Wednesday, December 6, 2006

Playoff or busted: Everyone knows the Bowl Championship Series is broken. Broken broken broken. But the most anyone's done is the 109th Congress threatening to take away the BCS' Sherman Antitrust exemption. That didn't go far. Why the inaction? Take it away, Sports Illustrated:

Let's say you work in an office and you come into work on Monday to find that the copier has died. There would seem to be one clear, obvious solution to this problem: Replace the copier. After discussing the matter with several of your co-workers, they're all in agreement: the copier is broken and it needs to be replaced. You bring this up to your office manager, and she also agrees that, yes, something needs to be done about the broken copier.

Three weeks later, you walk into work and the same, non-functioning copier is sitting right where you left it. Why? Because your office manager needs clearance from her supervisor before making such a major purchase. And while the supervisor shares everyone's concerns about the copier, he's facing pressure from his supervisor to reduce spending in the office and is going to need a thorough review of company copying needs before determining whether a new copier is truly the best course of action.

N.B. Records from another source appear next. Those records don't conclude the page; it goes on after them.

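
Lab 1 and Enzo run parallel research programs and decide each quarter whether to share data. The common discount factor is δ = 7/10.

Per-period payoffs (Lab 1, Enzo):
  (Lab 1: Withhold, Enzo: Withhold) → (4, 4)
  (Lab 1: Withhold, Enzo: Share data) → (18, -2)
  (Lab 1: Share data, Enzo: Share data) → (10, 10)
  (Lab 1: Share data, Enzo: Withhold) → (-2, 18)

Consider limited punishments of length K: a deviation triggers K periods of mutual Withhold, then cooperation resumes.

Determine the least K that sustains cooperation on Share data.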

Finally, your office has a longstanding relationship with Kinko's, and Kinko's has been reminding your boss on a weekly basis how loyal it's been to your company over the years and how it hopes you will keep that in mind when making any future copying decisions.

The end result of all this is that, while nearly everyone involved agrees that something should be done about the broken copier, it will wind up staying there for the conceivable future.

The broken copier represents the BCS.